Que são, nos manuais norte-americanos, as ações não-convencionais contra “forças hostis” a Washington. A centralidade do Pré-Sal no impeachment. Como os super-ricos cooptam a velha classe média

Por Pepe Escobar | Tradução: Vinícius Gomes Melo e Inês Castilho

Revoluções coloridas nunca são demais. Os Estados Unidos, ou o Excepcionalistão, estão sempre atrás de atualizações de suas estratégias para perpetuar a hegemonia do seu Império do Caos.

A matriz ideológica e o modus operandi das revoluções coloridas já são, a essa altura, de domínio público. Nem tanto, ainda, o conceito de Guerra Não-Convencional (UW, na sigla em inglês).

Esse conceito surgiu em 2010, derivado do Manual para Guerras Não-Convencionais das Forças Especiais. Eis a citação-chave: O objetivo dos esforços dos EUA nesse tipo de guerra é explorar as vulnerabilidades políticas, militares, econômicas e psicológicas de potências hostis, desenvolvendo e apoiando forças de resistência para atingir os objetivos estratégicos dos Estados Unidos. […] Num futuro previsível, as forças dos EUA se engajarão predominantemente em operações de guerras irregulares (IW, na sigla em inglês)”.

Potências hostis” são entendidas aqui não apenas no sentido militar; qualquer país que ouse desafiar um fundamento da “ordem” mundial centrada em Washington pode ser rotulado como “hostil” – do Sudão à Argentina.

As ligações perigosas entre as revoluções coloridas e o conceito de Guerra Não-Convencional já desabrocharam, transformando-se em Guerra Híbrida; caso perverso de Flores do Mal. Revolução colorida nada mais é que o primeiro estágio daquilo que se tornará a Guerra Híbrida. E Guerra Híbrida pode ser interpretada essencialmente como a Teoria do Caos armada – um conceito absoluto queridinho dos militares norte-americanos (“a política é a continuidade da guerra por meios linguísticos”). Meu livro Império do Caos, de 2014, trata essencialmente de rastrear uma miríade de suas ramificações.

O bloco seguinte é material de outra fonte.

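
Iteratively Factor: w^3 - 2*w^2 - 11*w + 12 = (w - 1)*(w^2 - w - 12) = (w - 4)*(w - 1)*(w + 3)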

Essa bem fundamentada tese em três partes esclarece o objetivo central por trás de uma Guerra Híbrida em larga escala: “destruir projetos conectados transnacionais multipolares por meio de conflitos provocados externamente (étnicos, religiosos, políticos etc.) dentro de um país alvo”.Os países do BRICS (Brasil Rússia, Índia, China e África do Sul) – uma sigla/conceito amaldiçoada no eixo Casa Branca-Wall Street – só tinham de ser os primeiros alvos da Guerra Híbrida. Por uma miríade de razões, entre elas: o plano de realizar comércio e negócios em suas próprias moedas, evitando o dólar norte-americano; a criação do banco de desenvolvimento dos BRICS; a declarada intenção de aumentar a integração na Eurásia, simbolizada pela hoje convergente “Rota da Seda”, liderada pela China – Um Cinturão, Uma Estrada (OBOR, na sigla em inglês), na terminologia oficial – e pela União Econômica da Eurásia, liderada pela Rússia (EEU, na sigla em inglês).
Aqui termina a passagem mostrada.